午後の授業中も、元貴は時折若井の横顔に目をやった。若井もまた、不意に元貴の方を見て、目が合うと小さく微笑んだ。
彼らの間には、言葉にしなくても伝わる、確かな絆が生まれ始めていた。
放課後、軽音楽部の部室で。
元貴がギターを抱え、若井がそれに合わせてリズムを刻む。そして、涼ちゃんの奏でるキーボードの音色が、二人の音に優しく寄り添う。

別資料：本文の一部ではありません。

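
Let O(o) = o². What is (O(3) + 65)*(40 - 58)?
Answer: -1332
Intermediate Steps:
(O(3) + 65)*(40 - 58) = (3² + 65)*(40 - 58) = (9 + 65)*(-18) = 74*(-18) = -1332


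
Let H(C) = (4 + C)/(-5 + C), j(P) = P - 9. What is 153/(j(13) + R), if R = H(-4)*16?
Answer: 153/4 ≈ 38.250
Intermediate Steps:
j(P) = -9 + P
H(C) = (4 + C)/(-5 + C)
R = 0 (R = ((4 - 4)/(-5 - 4))*16 = (0/(-9))*16 = -⅑*0*16 = 0*16 = 0)
153/(j(13) + R) = 153/((-9 + 13) + 0) = 153/(4 + 0) = 153/4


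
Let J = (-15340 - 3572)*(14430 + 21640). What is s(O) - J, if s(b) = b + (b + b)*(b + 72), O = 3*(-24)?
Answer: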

彼らの音楽は、以前よりもずっと、温かく、そして深みを増しているように感じられた。
演奏を終え、ふと顔を見合わせる三人。
「ねえ、三人で一緒に帰ろ?」
涼ちゃんの提案に、元貴と若井は顔を見合わせ、そして同時に満面の笑みを浮かべた。
帰り道、涼ちゃんを真ん中に挟んで歩く元貴と若井。以前と同じ構図なのに、その内側で生まれている感情は、大きく変化していた。元貴は涼ちゃんの手をそっと握り、若井は涼ちゃんの肩に腕を回す。
「涼ちゃん、今日のご飯、何食べたい?」
元貴が聞くと、若井が「じゃあ、俺が奢ってやるよ」と言った。
涼ちゃんは、二人の優しさに包まれて、心から幸せだと感じていた。
「んー、じゃあ、三人で何か美味しいもの食べに行こっか!」
涼ちゃんの言葉に、二人は同時に頷いた。
彼らの「特別」な関係は、まだ始まったばかり。
これからどんな壁にぶつかるのか、どんな喜びを分かち合うのか、それは誰にもわからない。
しかし、今の彼らには、互いを想い合う気持ちと、それを大切にしようとする強い意志がある。三人の紡ぐ新しいメロディが、これからも彼らの日々を彩っていくことだろう。